By Clyde Davis: Columnist
Anna Jarvis, who between the years of 1908 and 1914 negotiated the path for making Mother’s Day a national holiday, is frequently recognized as the founder of this holiday. Beginning with an attempt to honor her own mother, the idea spread — and was fueled — by her efforts to have the second Sunday in May designated to honor moms.
Prior to this however, Julia Ward Howe, during the mid 1800s, had begun a movement to have June 2 recognized as a day for mothers, as well as a day for peace. Ms. Howe, born in 1819, some may recognize as the author of The Battle Hymn of the Republic. She was a leader in the women’s suffrage movement and actively engaged in political issues of her time.
In 1870, Howe wrote and published a proclamation of a day for mothers, but this was far more politically geared than our traditional concept. It was, in fact, a part of a peace movement that reacted against the recently ended Civil War, and urged mothers to quit sacrficing their sons. A piece of that proclamation follows, one which might well speak to us today.
“In the name of womanhood and humanity, I earnestly ask
That a general congress of women without limit of nationality
May be appointed and held at some place deemed most convenient
And at the earliest period consistent with its objects
To promote the alliance of the different nationalities,
The amicable settlement of international questions.
The great and general interests of peace.”
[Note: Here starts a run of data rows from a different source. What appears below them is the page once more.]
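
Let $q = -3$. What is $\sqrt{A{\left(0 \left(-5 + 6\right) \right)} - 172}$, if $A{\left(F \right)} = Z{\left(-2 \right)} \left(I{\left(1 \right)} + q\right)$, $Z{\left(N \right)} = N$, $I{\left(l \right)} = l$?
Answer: $2 i \sqrt{42} \approx 12.961 i$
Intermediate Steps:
$A{\left(F \right)} = 4$ ($A{\left(F \right)} = - 2 \left(1 - 3\right) = \left(-2\right) \left(-2\right) = 4$)
$\sqrt{A{\left(0 \left(-5 + 6\right) \right)} - 172} = \sqrt{4 - 172} = \sqrt{-168} = 2 i \sqrt{42}$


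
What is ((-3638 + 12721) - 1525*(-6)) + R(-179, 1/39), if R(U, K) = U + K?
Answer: 704107/39 ≈ 18054.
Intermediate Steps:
R(U, K) = K + U
((-3638 + 12721) - 1525*(-6)) + R(-179, 1/39) = ((-3638 + 12721) - 1525*(-6)) + (1/39 - 179) = (9083 + 9150) + (1/39 - 179) = 18233 - 6980/39 = 704107/39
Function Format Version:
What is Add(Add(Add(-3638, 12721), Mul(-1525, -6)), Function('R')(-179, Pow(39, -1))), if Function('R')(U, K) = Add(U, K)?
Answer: Rational(704107, 39) ≈ 18054.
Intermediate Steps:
Function('R')(U, K) = Add(K, U)
Add(Add(Add(-3638, 12721), Mul(-1525, -6)), Function('R')(-179, Pow(39, -1))) = Add(Add(Add(-3638, 12721), Mul(-1525, -6)), Add(Pow(39, -1), -179)) = Add(Add(9083, 9150), Add(Rational(1, 39), -179)) = Add(18233, Rational(-6980, 39)) = Rational(704107, 39)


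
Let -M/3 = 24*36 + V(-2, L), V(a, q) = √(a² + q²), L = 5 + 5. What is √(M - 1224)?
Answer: √(-3816 - 6*√26) ≈ 62.021*I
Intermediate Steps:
L = 10
M = -2592 - 6*√26 (M = -3*(24*36 + √((-2)² + 10²)) = -3*(864 + √(4 + 100)) = -3*(864 + √104) = -3*(864 + 2*√26) = -2592 - 6*√26 ≈ -2622.6)
√(M - 1224) = √((-2592 - 6*√26) - 1224) = √(-3816 - 6*√26)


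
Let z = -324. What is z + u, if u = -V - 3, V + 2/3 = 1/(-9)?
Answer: -2936/9 ≈ -326.22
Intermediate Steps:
V = -7/9 (V = -2/3 + 1/(-9) = -2/3 - 1/9 = -7/9 ≈ -0.77778)
u = -20/9 (u = -1*(-7/9) - 3 = 7/9 - 3 = -20/9 ≈ -2.2222)
z + u = -324 - 20/9 = -2936/9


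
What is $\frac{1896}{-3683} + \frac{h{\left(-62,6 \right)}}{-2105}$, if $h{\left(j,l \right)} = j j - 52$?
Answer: $- \frac{17957016}{7752715} \approx -2.3162$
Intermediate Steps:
$h{\left(j,l \right)} = -52 + j^{2}$ ($h{\left(j,l \right)} = j^{2} - 52 = -52 + j^{2}$)
$\frac{1896}{-3683} + \frac{h{\left(-62,6 \right)}}{-2105} = \frac{1896}{-3683} + \frac{-52 + \left(-62\right)^{2}}{-2105} = 1896 \left(- \frac{1}{3683}\right) + \left(-52 + 3844\right) \left(- \frac{1}{2105}\right) = - \frac{1896}{3683} + 3792 \left(- \frac{1}{2105}\right) = - \frac{1896}{3683} - \frac{3792}{2105} = - \frac{17957016}{7752715}$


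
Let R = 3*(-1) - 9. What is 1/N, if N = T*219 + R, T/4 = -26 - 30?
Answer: -1/49068 ≈ -2.0380e-5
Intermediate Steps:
R = -12 (R = -3 - 9 = -12)
T = -224 (T = 4*(-26 - 30) = 4*(-56) = -224)
N = -49068 (N = -224*219 - 12 = -49056 - 12 = -49068)
1/N = 1/(-49068) = -1/49068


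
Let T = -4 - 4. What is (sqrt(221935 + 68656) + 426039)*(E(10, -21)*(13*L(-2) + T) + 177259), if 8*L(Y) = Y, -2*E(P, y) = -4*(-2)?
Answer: 75538418856 + 177304*sqrt(290591) ≈ 7.5634e+10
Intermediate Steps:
E(P, y) = -4 (E(P, y) = -(-2)*(-2) = -1/2*8 = -4)
T = -8
L(Y) = Y/8
(sqrt(221935 + 68656) + 426039)*(E(10, -21)*(13*L(-2) + T) + 177259) = (sqrt(221935 + 68656) + 426039)*(-4*(13*((1/8)*(-2)) - 8) + 177259) = (sqrt(290591) + 426039)*(-4*(13*(-1/4) - 8) + 177259) = (426039 + sqrt(290591))*(-4*(-13/4 - 8) + 177259) = (426039 + sqrt(290591))*(-4*(-45/4) + 177259) = (426039 + sqrt(290591))*(45 + 177259) = (426039 + sqrt(290591))*177304 = 75538418856 + 177304*sqrt(290591)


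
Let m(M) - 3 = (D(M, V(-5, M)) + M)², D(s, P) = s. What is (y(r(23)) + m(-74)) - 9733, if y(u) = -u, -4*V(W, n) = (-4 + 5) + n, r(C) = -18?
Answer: 12192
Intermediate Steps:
V(W, n) = -¼ - n/4 (V(W, n) = -((-4 + 5) + n)/4 = -(1 + n)/4 = -¼ - n/4)
m(M) = 3 + 4*M² (m(M) = 3 + (M + M)² = 3 + (2*M)² = 3 + 4*M²)
(y(r(23)) + m(-74)) - 9733 = (-1*(-18) + (3 + 4*(-74)²)) - 9733 = (18 + (3 + 4*5476)) - 9733 = (18 + (3 + 21904)) - 9733 = (18 + 21907) - 9733 = 21925 - 9733 = 12192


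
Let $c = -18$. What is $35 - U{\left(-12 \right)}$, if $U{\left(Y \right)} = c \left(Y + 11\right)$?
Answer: $17$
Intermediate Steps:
$U{\left(Y \right)} = -198 - 18 Y$ ($U{\left(Y \right)} = - 18 \left(Y + 11\right) = - 18 \left(11 + Y\right) = -198 - 18 Y$)
$35 - U{\left(-12 \right)} = 35 - \left(-198 - -216\right) = 35 - \left(-198 + 216\right) = 35 - 18 = 17$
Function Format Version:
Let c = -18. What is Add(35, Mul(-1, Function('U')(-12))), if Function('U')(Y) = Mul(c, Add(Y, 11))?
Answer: 17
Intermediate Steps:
Function('U')(Y) = Add(-198, Mul(-18, Y)) (Function('U')(Y) = Mul(-18, Add(Y, 11)) = Mul(-18, Add(11, Y)) = Add(-198, Mul(-18, Y)))
Add(35, Mul(-1, Function('U')(-12))) = Add(35, Mul(-1, Add(-198, Mul(-18, -12)))) = Add(35, Mul(-1, Add(-198, 216))) = Add(35, Mul(-1, 18)) = Add(35, -18) = 17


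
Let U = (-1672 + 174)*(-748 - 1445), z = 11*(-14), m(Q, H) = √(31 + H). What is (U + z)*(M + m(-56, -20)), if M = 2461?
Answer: 8084286560 + 3284960*√11 ≈ 8.0952e+9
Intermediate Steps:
z = -154
U = 3285114 (U = -1498*(-2193) = 3285114)
(U + z)*(M + m(-56, -20)) = (3285114 - 154)*(2461 + √(31 - 20)) = 3284960*(2461 + √11) = 8084286560 + 3284960*√11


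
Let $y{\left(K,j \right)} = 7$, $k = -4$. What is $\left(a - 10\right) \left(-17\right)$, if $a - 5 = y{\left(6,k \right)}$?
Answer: $-34$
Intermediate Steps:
$a = 12$ ($a = 5 + 7 = 12$)
$\left(a - 10\right) \left(-17\right) = \left(12 - 10\right) \left(-17\right) = 2 \left(-17\right) = -34$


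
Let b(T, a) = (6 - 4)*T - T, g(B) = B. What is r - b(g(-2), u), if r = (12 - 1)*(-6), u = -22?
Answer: -64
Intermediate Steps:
r = -66 (r = 11*(-6) = -66)
b(T, a) = T (b(T, a) = 2*T - T = T)
r - b(g(-2), u) = -66 - 1*(-2) = -66 + 2 = -64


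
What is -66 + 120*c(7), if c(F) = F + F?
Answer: 1614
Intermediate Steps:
c(F) = 2*F
-66 + 120*c(7) = -66 + 120*(2*7) = -66 + 120*14 = -66 + 1680 = 1614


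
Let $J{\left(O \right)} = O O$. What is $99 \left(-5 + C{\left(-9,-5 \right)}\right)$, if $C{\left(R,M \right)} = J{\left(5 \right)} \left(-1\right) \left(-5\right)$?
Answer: $11880$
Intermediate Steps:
$J{\left(O \right)} = O^{2}$
$C{\left(R,M \right)} = 125$ ($C{\left(R,M \right)} = 5^{2} \left(-1\right) \left(-5\right) = 25 \left(-1\right) \left(-5\right) = \left(-25\right) \left(-5\right) = 125$)
$99 \left(-5 + C{\left(-9,-5 \right)}\right) = 99 \left(-5 + 125\right) = 99 \cdot 120 = 11880$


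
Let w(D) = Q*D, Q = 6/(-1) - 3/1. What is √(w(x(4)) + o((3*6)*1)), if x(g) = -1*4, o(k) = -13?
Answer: √23 ≈ 4.7958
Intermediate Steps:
Q = -9 (Q = 6*(-1) - 3*1 = -6 - 3 = -9)
x(g) = -4
w(D) = -9*D
√(w(x(4)) + o((3*6)*1)) = √(-9*(-4) - 13) = √(36 - 13) = √23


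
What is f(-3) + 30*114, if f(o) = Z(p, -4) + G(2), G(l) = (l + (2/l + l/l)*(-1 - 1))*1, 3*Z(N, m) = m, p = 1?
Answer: 10250/3 ≈ 3416.7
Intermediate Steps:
Z(N, m) = m/3
G(l) = -2 + l - 4/l (G(l) = (l + (2/l + 1)*(-2))*1 = (l + (1 + 2/l)*(-2))*1 = (l + (-2 - 4/l))*1 = (-2 + l - 4/l)*1 = -2 + l - 4/l)
f(o) = -10/3 (f(o) = (⅓)*(-4) + (-2 + 2 - 4/2) = -4/3 + (-2 + 2 - 4*½) = -4/3 + (-2 + 2 - 2) = -4/3 - 2 = -10/3)
f(-3) + 30*114 = -10/3 + 30*114 = -10/3 + 3420 = 10250/3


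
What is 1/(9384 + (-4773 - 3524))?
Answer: 1/1087 ≈ 0.00091996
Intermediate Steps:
1/(9384 + (-4773 - 3524)) = 1/(9384 - 8297) = 1/1087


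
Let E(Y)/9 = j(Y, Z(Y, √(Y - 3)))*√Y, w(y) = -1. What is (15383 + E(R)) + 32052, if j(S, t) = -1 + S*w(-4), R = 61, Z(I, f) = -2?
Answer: 47435 - 558*√61 ≈ 43077.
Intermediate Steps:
j(S, t) = -1 - S (j(S, t) = -1 + S*(-1) = -1 - S)
E(Y) = 9*√Y*(-1 - Y) (E(Y) = 9*((-1 - Y)*√Y) = 9*(√Y*(-1 - Y)) = 9*√Y*(-1 - Y))
(15383 + E(R)) + 32052 = (15383 + 9*√61*(-1 - 1*61)) + 32052 = (15383 + 9*√61*(-1 - 61)) + 32052 = (15383 + 9*√61*(-62)) + 32052 = (15383 - 558*√61) + 32052 = 47435 - 558*√61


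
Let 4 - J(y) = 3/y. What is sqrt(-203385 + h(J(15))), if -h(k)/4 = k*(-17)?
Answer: I*sqrt(5078165)/5 ≈ 450.7*I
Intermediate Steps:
J(y) = 4 - 3/y
h(k) = 68*k (h(k) = -4*k*(-17) = -(-68)*k = 68*k)
sqrt(-203385 + h(J(15))) = sqrt(-203385 + 68*(4 - 3/15)) = sqrt(-203385 + 68*(4 - 3*1/15)) = sqrt(-203385 + 68*(4 - 1/5)) = sqrt(-203385 + 68*(19/5)) = sqrt(-203385 + 1292/5) = sqrt(-1015633/5) = I*sqrt(5078165)/5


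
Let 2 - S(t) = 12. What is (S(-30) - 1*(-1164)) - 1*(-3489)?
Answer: 4643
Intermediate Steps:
S(t) = -10 (S(t) = 2 - 1*12 = 2 - 12 = -10)
(S(-30) - 1*(-1164)) - 1*(-3489) = (-10 - 1*(-1164)) - 1*(-3489) = (-10 + 1164) + 3489 = 1154 + 3489 = 4643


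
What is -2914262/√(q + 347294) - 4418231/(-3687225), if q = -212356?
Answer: 4418231/3687225 - 1457131*√134938/67469 ≈ -7932.2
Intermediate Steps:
-2914262/√(q + 347294) - 4418231/(-3687225) = -2914262/√(-212356 + 347294) - 4418231/(-3687225) = -2914262*√134938/134938 - 4418231*(-1/3687225) = -1457131*√134938/67469 + 4418231/3687225 = 4418231/3687225 - 1457131*√134938/67469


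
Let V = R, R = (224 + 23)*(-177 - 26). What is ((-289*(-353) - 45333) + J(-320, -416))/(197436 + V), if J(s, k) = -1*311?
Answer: 56373/147295 ≈ 0.38272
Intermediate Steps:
J(s, k) = -311
R = -50141 (R = 247*(-203) = -50141)
V = -50141
((-289*(-353) - 45333) + J(-320, -416))/(197436 + V) = ((-289*(-353) - 45333) - 311)/(197436 - 50141) = ((102017 - 45333) - 311)/147295 = (56684 - 311)*(1/147295) = 56373*(1/147295) = 56373/147295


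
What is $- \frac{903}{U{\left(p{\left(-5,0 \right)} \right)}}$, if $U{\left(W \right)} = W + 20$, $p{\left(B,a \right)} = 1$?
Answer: $-43$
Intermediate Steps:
$U{\left(W \right)} = 20 + W$
$- \frac{903}{U{\left(p{\left(-5,0 \right)} \right)}} = - \frac{903}{20 + 1} = - \frac{903}{21} = \left(-903\right) \frac{1}{21} = -43$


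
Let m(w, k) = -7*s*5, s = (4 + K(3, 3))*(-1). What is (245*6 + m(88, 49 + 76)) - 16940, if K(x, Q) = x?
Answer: -15225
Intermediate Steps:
s = -7 (s = (4 + 3)*(-1) = 7*(-1) = -7)
m(w, k) = 245 (m(w, k) = -(-49)*5 = -7*(-35) = 245)
(245*6 + m(88, 49 + 76)) - 16940 = (245*6 + 245) - 16940 = (1470 + 245) - 16940 = 1715 - 16940 = -15225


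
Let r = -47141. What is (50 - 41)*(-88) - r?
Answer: 46349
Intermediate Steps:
(50 - 41)*(-88) - r = (50 - 41)*(-88) - 1*(-47141) = 9*(-88) + 47141 = -792 + 47141 = 46349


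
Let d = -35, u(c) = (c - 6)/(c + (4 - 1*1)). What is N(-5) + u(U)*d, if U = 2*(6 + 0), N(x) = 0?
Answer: -14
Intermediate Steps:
U = 12 (U = 2*6 = 12)
u(c) = (-6 + c)/(3 + c) (u(c) = (-6 + c)/(c + (4 - 1)) = (-6 + c)/(c + 3) = (-6 + c)/(3 + c))
N(-5) + u(U)*d = 0 + ((-6 + 12)/(3 + 12))*(-35) = 0 + (6/15)*(-35) = 0 + ((1/15)*6)*(-35) = 0 + (⅖)*(-35) = 0 - 14 = -14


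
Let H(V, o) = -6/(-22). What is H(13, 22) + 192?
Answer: 2115/11 ≈ 192.27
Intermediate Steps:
H(V, o) = 3/11 (H(V, o) = -6*(-1/22) = 3/11)
H(13, 22) + 192 = 3/11 + 192 = 2115/11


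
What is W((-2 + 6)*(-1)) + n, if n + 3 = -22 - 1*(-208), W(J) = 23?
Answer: 206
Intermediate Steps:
n = 183 (n = -3 + (-22 - 1*(-208)) = -3 + (-22 + 208) = -3 + 186 = 183)
W((-2 + 6)*(-1)) + n = 23 + 183 = 206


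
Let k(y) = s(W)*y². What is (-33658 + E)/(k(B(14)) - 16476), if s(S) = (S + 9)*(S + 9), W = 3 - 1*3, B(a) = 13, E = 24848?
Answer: 8810/2787 ≈ 3.1611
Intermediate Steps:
W = 0 (W = 3 - 3 = 0)
s(S) = (9 + S)² (s(S) = (9 + S)*(9 + S) = (9 + S)²)
k(y) = 81*y² (k(y) = (9 + 0)²*y² = 9²*y² = 81*y²)
(-33658 + E)/(k(B(14)) - 16476) = (-33658 + 24848)/(81*13² - 16476) = -8810/(81*169 - 16476) = -8810/(13689 - 16476) = -8810/(-2787) = -8810*(-1/2787) = 8810/2787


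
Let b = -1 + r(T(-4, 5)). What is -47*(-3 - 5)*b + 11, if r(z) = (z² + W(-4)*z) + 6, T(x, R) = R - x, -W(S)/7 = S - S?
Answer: 32347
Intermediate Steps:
W(S) = 0 (W(S) = -7*(S - S) = -7*0 = 0)
r(z) = 6 + z² (r(z) = (z² + 0*z) + 6 = (z² + 0) + 6 = z² + 6 = 6 + z²)
b = 86 (b = -1 + (6 + (5 - 1*(-4))²) = -1 + (6 + (5 + 4)²) = -1 + (6 + 9²) = -1 + (6 + 81) = -1 + 87 = 86)
-47*(-3 - 5)*b + 11 = -47*(-3 - 5)*86 + 11 = -(-376)*86 + 11 = -47*(-688) + 11 = 32336 + 11 = 32347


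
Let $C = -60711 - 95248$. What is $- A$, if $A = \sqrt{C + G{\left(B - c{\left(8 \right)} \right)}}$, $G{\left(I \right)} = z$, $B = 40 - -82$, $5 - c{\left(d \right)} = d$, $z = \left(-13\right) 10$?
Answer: $- i \sqrt{156089} \approx - 395.08 i$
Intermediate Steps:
$z = -130$
$c{\left(d \right)} = 5 - d$
$C = -155959$ ($C = -60711 - 95248 = -155959$)
$B = 122$ ($B = 40 + 82 = 122$)
$G{\left(I \right)} = -130$
$A = i \sqrt{156089}$ ($A = \sqrt{-155959 - 130} = \sqrt{-156089} = i \sqrt{156089} \approx 395.08 i$)
$- A = - i \sqrt{156089}$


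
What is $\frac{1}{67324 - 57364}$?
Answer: $\frac{1}{9960} \approx 0.0001004$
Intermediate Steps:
$\frac{1}{67324 - 57364} = \frac{1}{9960}$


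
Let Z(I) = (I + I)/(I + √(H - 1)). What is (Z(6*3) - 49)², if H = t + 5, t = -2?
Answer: 57229873/25921 + 272340*√2/25921 ≈ 2222.7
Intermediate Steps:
H = 3 (H = -2 + 5 = 3)
Z(I) = 2*I/(I + √2) (Z(I) = (I + I)/(I + √(3 - 1)) = (2*I)/(I + √2) = 2*I/(I + √2))
(Z(6*3) - 49)² = (2*(6*3)/(6*3 + √2) - 49)² = (2*18/(18 + √2) - 49)² = (36/(18 + √2) - 49)² = (-49 + 36/(18 + √2))²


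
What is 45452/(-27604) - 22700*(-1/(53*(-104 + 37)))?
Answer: -2940339/365753 ≈ -8.0391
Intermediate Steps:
45452/(-27604) - 22700*(-1/(53*(-104 + 37))) = 45452*(-1/27604) - 22700/((-67*(-53))) = -11363/6901 - 22700/3551 = -2940339/365753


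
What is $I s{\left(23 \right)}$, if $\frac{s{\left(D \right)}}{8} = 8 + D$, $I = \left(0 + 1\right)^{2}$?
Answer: $248$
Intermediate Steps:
$I = 1$ ($I = 1^{2} = 1$)
$s{\left(D \right)} = 64 + 8 D$ ($s{\left(D \right)} = 8 \left(8 + D\right) = 64 + 8 D$)
$I s{\left(23 \right)} = 1 \left(64 + 8 \cdot 23\right) = 1 \left(64 + 184\right) = 1 \cdot 248 = 248$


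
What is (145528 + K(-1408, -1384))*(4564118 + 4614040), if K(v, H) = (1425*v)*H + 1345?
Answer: 25487785819900734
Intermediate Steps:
K(v, H) = 1345 + 1425*H*v (K(v, H) = 1425*H*v + 1345 = 1345 + 1425*H*v)
(145528 + K(-1408, -1384))*(4564118 + 4614040) = (145528 + (1345 + 1425*(-1384)*(-1408)))*(4564118 + 4614040) = (145528 + (1345 + 2776857600))*9178158 = (145528 + 2776858945)*9178158 = 2777004473*9178158 = 25487785819900734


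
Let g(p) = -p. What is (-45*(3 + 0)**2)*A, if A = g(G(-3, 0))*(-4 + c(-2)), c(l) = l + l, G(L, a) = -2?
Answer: 6480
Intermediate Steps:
c(l) = 2*l
A = -16 (A = (-1*(-2))*(-4 + 2*(-2)) = 2*(-4 - 4) = 2*(-8) = -16)
(-45*(3 + 0)**2)*A = -45*(3 + 0)**2*(-16) = -45*3**2*(-16) = -45*9*(-16) = -405*(-16) = 6480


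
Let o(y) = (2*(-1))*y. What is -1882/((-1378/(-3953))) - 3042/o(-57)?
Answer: -71025010/13091 ≈ -5425.5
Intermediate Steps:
o(y) = -2*y
-1882/((-1378/(-3953))) - 3042/o(-57) = -1882/((-1378/(-3953))) - 3042/((-2*(-57))) = -1882/((-1378*(-1/3953))) - 3042/114 = -1882/1378/3953 - 3042*1/114 = -1882*3953/1378 - 507/19 = -3719773/689 - 507/19 = -71025010/13091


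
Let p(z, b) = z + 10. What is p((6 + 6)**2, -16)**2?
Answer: 23716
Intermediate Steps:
p(z, b) = 10 + z
p((6 + 6)**2, -16)**2 = (10 + (6 + 6)**2)**2 = (10 + 12**2)**2 = (10 + 144)**2 = 154**2 = 23716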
Some of this ties into the story of Anna Jarvis. You see, it was Anna’s mother, also named Anna, who took Julia Howe’s idea to a women’s group in West Virginia and adapted the idea in the 1870’s. West Virginia was a state still in healing from a divided stance during the Civil War, and Anna Sr. and her friends believed that this could be a symbolic aid to that healing process, reuniting north and south. When her mother died, years later, the younger Jarvis began her campaign for national recognition.
Before the colonial era, a different but related concept, mothering day, had been a recognized part of the English calendar. During the 1600s this recognition was given, again in a clerical or churchly context, and was in fact part of a larger theme. That larger theme was awareness and honoring of the working class. This particular celebration came during the season of Lent and offered a reprieve from the fasting which was a part of that season.
When the colonists came to America, they discontinued the practice. The cessation of mothering day seems to have been spurred by the Puritans, who had such a no-nonsense approach to life and who, it seems to me, did very little in the way of celebrating anything.
Today, many countries celebrate, though at different times and in different ways, a day to honor and revere mothers. In the midst of the flowers and the candy, we would do well to remember the guiding themes, however. The old English theme, awareness of the common folks, and the newer, still pertinent theme of uniting in a world devoted to peace not bloody conflict. Both of these are still meaningful today, as statements to be made and voices to be heard.